13. The mRNA according to claim 11 or 12, wherein the microRNA binding site is located in the poly(A) tail; Preferably, the nucleotide sequence containing the poly(A) tail of the microRNA binding site is as shown in SEQ ID NO: 46, 47 or 48; Preferably, the nucleotide sequence of the polynucleotide encoding the ATP7B protein is shown in SEQ ID NO: 10, and the nucleotide sequence of the poly(A) tail containing the microRNA binding site is shown in SEQ ID NO:
47.
14. The mRNA according to any one of claims 1 to 13, wherein the mRNA contains a modified nucleoside; Preferably, the modified nucleoside includes at least one of modified uridine, modified cytidine, modified adenosine, and modified guanosine.
15. The mRNA according to any one of claims 1 to 14, wherein, compared with before administration of the mRNA, the mRNA can increase the expression level of ATP7B protein in the test subject by at least 10%, 20%, 30%, 40%, 50%, 60%, 70%, 80%, 90%, 100%, 200%, 300%, 400%, or 500%; And / or, compared with before administration of the mRNA, the mRNA can increase the activity of the ATP7B protein in the test subject by at least 10%, 20%, 30%, 40%, 50%, 60%, 70%, 80%, 90%, 100%, 200%, 300%, 400%, or 500%; And / or, compared with before administration of the mRNA, the mRNA can reduce the copper content in the liver of the test subjects by at least 10%, 15%, 20%, 25%, 30%, 35%, 40%, 45%, 50%, 55%, 60%, 65%, 70%, 75%, 80%, 85%, 90%, 95%, or 99%; And / or, compared with before administration of the mRNA, the mRNA can increase the content of ceruloplasmin in the serum of the test subject by at least 10%, 20%, 30%, 40%, 50%, 60%, 70%, 80%, 90%, 100%, 200%, 300%, 400%, or 500%.

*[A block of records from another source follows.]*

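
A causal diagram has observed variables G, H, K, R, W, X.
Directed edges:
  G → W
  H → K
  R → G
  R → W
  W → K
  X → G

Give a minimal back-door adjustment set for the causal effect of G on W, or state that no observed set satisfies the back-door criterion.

desc(G)\{G}={K,W}; candidates ⊆ {H,R,X}.
size 0: {}; under {} G still reaches {K,R,W,X} ∋ W.
{R}: G⊥W given {R} in G with G→· removed — back-door holds.

G→W: minimal back-door set {R}.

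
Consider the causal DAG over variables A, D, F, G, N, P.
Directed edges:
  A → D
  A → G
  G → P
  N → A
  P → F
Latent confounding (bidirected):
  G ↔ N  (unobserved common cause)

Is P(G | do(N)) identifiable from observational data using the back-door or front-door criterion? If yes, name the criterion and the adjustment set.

P(G|do(N)): frontdoor, adjust for {A}.

desc(N)\{N}={A,D,F,G,P}; candidates ⊆ {—}.
N↔G: latent back-door arc(s) into N.
size 0: {}; under {} N still reaches {F,G,P} ∋ G.
N↔G cannot be blocked by any observed set — no back-door set.
{A}: (i) intercepts every directed N→G path; (ii) no back-door N→{A}; (iii) {N} blocks every back-door {A}→G. Front-door holds.
P(G|do(N)) = Σ_{A} P(A|N) Σ_{N'} P(G|A,N')P(N').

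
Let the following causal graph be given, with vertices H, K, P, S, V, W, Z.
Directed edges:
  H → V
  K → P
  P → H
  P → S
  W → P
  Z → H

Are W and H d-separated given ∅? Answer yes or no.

No — W and H are d-connected given ∅.

Bayes-Ball from W | ∅ reaches {H,P,S,V}.
H ∈ reach(W|∅) ⇒ W ⊥̸ H | ∅.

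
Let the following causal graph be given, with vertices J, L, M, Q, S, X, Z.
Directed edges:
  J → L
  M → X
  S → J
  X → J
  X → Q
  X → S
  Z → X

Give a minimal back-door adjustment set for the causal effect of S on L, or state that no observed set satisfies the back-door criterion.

S→L: minimal back-door set {X}.

desc(S)\{S}={J,L}; candidates ⊆ {M,Q,X,Z}.
size 0: {}; under {} S still reaches {J,L,M,Q,X,Z} ∋ L.
{X}: S⊥L given {X} in G with S→· removed — back-door holds.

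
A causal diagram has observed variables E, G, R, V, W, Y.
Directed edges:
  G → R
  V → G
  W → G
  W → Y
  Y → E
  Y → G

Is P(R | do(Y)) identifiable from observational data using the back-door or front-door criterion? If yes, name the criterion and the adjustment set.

P(R|do(Y)): backdoor, adjust for {W}.

desc(Y)\{Y}={E,G,R}; candidates ⊆ {V,W}.
size 0: {}; under {} Y still reaches {G,R,W} ∋ R.
{W}: Y⊥R given {W} in G with Y→· removed — back-door holds.
P(R|do(Y)) = Σ_{W} P(R|Y,W)·P(W).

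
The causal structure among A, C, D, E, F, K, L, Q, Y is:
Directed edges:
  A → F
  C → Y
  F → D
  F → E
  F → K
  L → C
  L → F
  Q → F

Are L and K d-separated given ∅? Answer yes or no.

No — L and K are d-connected given ∅.

Bayes-Ball from L | ∅ reaches {C,D,E,F,K,Y}.
K ∈ reach(L|∅) ⇒ L ⊥̸ K | ∅.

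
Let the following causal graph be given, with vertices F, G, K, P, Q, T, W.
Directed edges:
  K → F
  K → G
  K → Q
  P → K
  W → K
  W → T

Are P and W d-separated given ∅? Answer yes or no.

Bayes-Ball from P | ∅ reaches {F,G,K,Q}.
W ∉ reach(P|∅) ⇒ P ⊥ W | ∅.

Yes — P ⊥ W | ∅.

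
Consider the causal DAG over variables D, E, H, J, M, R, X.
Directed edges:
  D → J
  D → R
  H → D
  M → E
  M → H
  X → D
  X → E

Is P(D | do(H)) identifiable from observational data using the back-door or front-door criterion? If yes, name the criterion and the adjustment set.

P(D|do(H)): backdoor, adjust for ∅.

desc(H)\{H}={D,J,R}; candidates ⊆ {E,M,X}.
∅: H⊥D given ∅ in G with H→· removed — back-door holds.
P(D|do(H)) = P(D|H) — no adjustment needed.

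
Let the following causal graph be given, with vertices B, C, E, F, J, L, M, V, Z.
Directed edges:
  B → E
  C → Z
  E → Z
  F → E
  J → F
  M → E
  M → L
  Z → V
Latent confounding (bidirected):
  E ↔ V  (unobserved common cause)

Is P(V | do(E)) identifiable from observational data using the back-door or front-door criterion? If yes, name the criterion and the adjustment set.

desc(E)\{E}={V,Z}; candidates ⊆ {B,C,F,J,L,M}.
E↔V: latent back-door arc(s) into E.
size 0: {}; under {} E still reaches {B,F,J,L,M,V} ∋ V.
size 1: {B}, {C}, {F} …(+3); under {B} E still reaches {F,J,L,M,V} ∋ V.
size 2: {B,C}, {B,F}, {B,J} …(+12); under {B,C} E still reaches {F,J,L,M,V} ∋ V.
E↔V cannot be blocked by any observed set — no back-door set.
{Z}: (i) intercepts every directed E→V path; (ii) no back-door E→{Z}; (iii) {E} blocks every back-door {Z}→V. Front-door holds.
P(V|do(E)) = Σ_{Z} P(Z|E) Σ_{E'} P(V|Z,E')P(E').

P(V|do(E)): frontdoor, adjust for {Z}.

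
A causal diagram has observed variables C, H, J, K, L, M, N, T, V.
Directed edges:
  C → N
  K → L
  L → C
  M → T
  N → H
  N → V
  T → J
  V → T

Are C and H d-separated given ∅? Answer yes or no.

Bayes-Ball from C | ∅ reaches {H,J,K,L,N,T,V}.
H ∈ reach(C|∅) ⇒ C ⊥̸ H | ∅.

No — C and H are d-connected given ∅.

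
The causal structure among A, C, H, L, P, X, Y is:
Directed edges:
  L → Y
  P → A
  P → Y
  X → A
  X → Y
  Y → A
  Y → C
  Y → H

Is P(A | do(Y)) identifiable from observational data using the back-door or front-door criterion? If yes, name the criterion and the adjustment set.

P(A|do(Y)): backdoor, adjust for {P, X}.

desc(Y)\{Y}={A,C,H}; candidates ⊆ {L,P,X}.
size 0: {}; under {} Y still reaches {A,L,P,X} ∋ A.
size 1: {L}, {P}, {X}; under {L} Y still reaches {A,P,X} ∋ A.
{P,X}: Y⊥A given {P,X} in G with Y→· removed — back-door holds.
P(A|do(Y)) = Σ_{P,X} P(A|Y,P,X)·P(P,X).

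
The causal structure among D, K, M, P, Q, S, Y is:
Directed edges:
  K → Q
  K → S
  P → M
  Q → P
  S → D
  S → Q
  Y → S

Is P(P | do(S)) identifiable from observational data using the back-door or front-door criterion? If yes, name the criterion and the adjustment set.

P(P|do(S)): backdoor, adjust for {K}.

desc(S)\{S}={D,M,P,Q}; candidates ⊆ {K,Y}.
size 0: {}; under {} S still reaches {K,M,P,Q,Y} ∋ P.
{K}: S⊥P given {K} in G with S→· removed — back-door holds.
P(P|do(S)) = Σ_{K} P(P|S,K)·P(K).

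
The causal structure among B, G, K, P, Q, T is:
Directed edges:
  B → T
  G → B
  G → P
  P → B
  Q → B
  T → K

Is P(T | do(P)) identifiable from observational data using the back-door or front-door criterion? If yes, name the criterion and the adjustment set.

desc(P)\{P}={B,K,T}; candidates ⊆ {G,Q}.
size 0: {}; under {} P still reaches {B,G,K,T} ∋ T.
{G}: P⊥T given {G} in G with P→· removed — back-door holds.
P(T|do(P)) = Σ_{G} P(T|P,G)·P(G).

P(T|do(P)): backdoor, adjust for {G}.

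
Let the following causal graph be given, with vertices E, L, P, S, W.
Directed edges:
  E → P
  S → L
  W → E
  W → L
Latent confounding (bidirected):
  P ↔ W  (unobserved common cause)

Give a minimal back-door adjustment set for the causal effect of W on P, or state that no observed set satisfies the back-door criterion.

desc(W)\{W}={E,L,P}; candidates ⊆ {S}.
W↔P: latent back-door arc(s) into W.
size 0: {}; under {} W still reaches {P} ∋ P.
size 1: {S}; under {S} W still reaches {P} ∋ P.
W↔P cannot be blocked by any observed set — no back-door set.

W→P: no observed back-door set.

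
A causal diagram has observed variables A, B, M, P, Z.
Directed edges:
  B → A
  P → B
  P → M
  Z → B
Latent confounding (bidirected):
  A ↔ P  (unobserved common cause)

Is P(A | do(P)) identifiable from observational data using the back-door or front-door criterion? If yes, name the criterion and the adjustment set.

P(A|do(P)): frontdoor, adjust for {B}.

desc(P)\{P}={A,B,M}; candidates ⊆ {Z}.
P↔A: latent back-door arc(s) into P.
size 0: {}; under {} P still reaches {A} ∋ A.
size 1: {Z}; under {Z} P still reaches {A} ∋ A.
P↔A cannot be blocked by any observed set — no back-door set.
{B}: (i) intercepts every directed P→A path; (ii) no back-door P→{B}; (iii) {P} blocks every back-door {B}→A. Front-door holds.
P(A|do(P)) = Σ_{B} P(B|P) Σ_{P'} P(A|B,P')P(P').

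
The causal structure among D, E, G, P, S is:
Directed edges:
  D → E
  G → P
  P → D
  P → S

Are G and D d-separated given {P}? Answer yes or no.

Bayes-Ball from G | {P} reaches ∅.
D ∉ reach(G|{P}) ⇒ G ⊥ D | {P}.

Yes — G ⊥ D | {P}.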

16. A DNA that can be transcribed into the mRNA according to any one of claims 1 to 15.
17. A gene engineering vector comprising the DNA of claim 16.
18. A host cell comprising the DNA of claim 16 or the genetic engineering vector of claim 17.
19. A truncated ATP7B protein encoded by the mRNA according to any one of claims 4 to 15.
20. A pharmaceutical composition comprising the mRNA of any one of claims 1 to 15, the DNA of claim 16, the genetic engineering vector of claim 17, or the truncated ATP7B protein of claim 19.
21. The pharmaceutical composition of claim 20, wherein the mRNA or the DNA is formulated in a delivery vector.
22. The pharmaceutical composition according to claim 21, wherein the delivery carrier is a lipid nanoparticle.
23. The pharmaceutical composition of claim 22, wherein the lipid nanoparticles comprise ionizable lipids, and the ionizable lipids are:
24. The pharmaceutical composition according to any one of claims 22 to 23, wherein the lipid nanoparticles further comprise phospholipids, structural lipids, and PEG-lipids.
25. The pharmaceutical composition according to claim 24, wherein the ionizable lipid comprises 45 mol% to 55 mol% of the total lipids present in the lipid nanoparticles, the phospholipid comprises 5 mol% to 25 mol% of the total lipids present in the lipid nanoparticles, the structural lipid comprises 25 mol% to 45 mol% of the total lipids present in the lipid nanoparticles, and the PEG-lipid comprises 1 mol% to 4.5 mol% of the total lipids present in the lipid nanoparticles.
26. The use of the mRNA of any one of claims 1 to 15, the DNA of claim 16, the genetic engineering vector of claim 17, the host cell of claim 18, the truncated ATP7B protein of claim 19, or the pharmaceutical composition of any one of claims 20 to 25 in the preparation of a medicament for the treatment and / or prevention of Wilson's disease; Preferably, the drug is a nucleic acid drug.